Here's a script that I use when I want columns turned into rows and vice-versa (assuming tab delimiters for both input and output). The code itself is 4 lines (including the shebang line, which covers most of the work), and the rest is docs.
This is especially handy when I just want to see a row or two from a table with lots of columns, and the first line of data fed to the script is the column labels.
#!/usr/bin/perl -l -n
@F = split/\t/;
$a[$_][$.-1] = $F[$_] for (0..$#F);
END{ print join "\t", @{$a[$_]} for (0..$#a) }
=head1 NAME
transpose-tsv -- invert a tab-delimited table
=head1 DESCRIPTION
This stdin-stdout filter assumes that the input is two or more lines
of plain text consisting of tab-separated-values, and that all lines
have a consistent number of fields. (It doesn't do sanity checks.)

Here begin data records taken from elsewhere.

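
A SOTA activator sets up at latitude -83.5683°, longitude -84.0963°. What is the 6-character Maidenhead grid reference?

Offset from 180°W / 90°S: lon 95.9037°, lat 6.4317°.
Field: lon ⌊95.9037/20⌋ = 4 → E; lat ⌊6.4317/10⌋ = 0 → A.
Square: lon ⌊15.9037/2⌋ = 7; lat ⌊6.4317/1⌋ = 6.
Subsquare: lon ⌊1.9037/0.0833333⌋ = 22 → w; lat ⌊0.4317/0.0416667⌋ = 10 → k.

EA76wk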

The output will be transposed (or inverted), so that what had been
columns in the input become rows, and vice-versa. Input like this:
heading1 heading2 heading3
value11 value12 value13
value21 value22 value23
value31 value32 value33
will be output like this:
heading1 value11 value21 value31
heading2 value12 value22 value32
heading3 value13 value23 value33
=head1 AUTHOR
David Graff
=cut
Update: forgot to mention (in case it's not obvious): given this little script, the only other thing you need is something that will dump your mysql table content to stdout as one tab-delimited row per line, so you can pipe its output to this script. You probably want that sort of tsv table-dump tool anyway, if you don't have one already.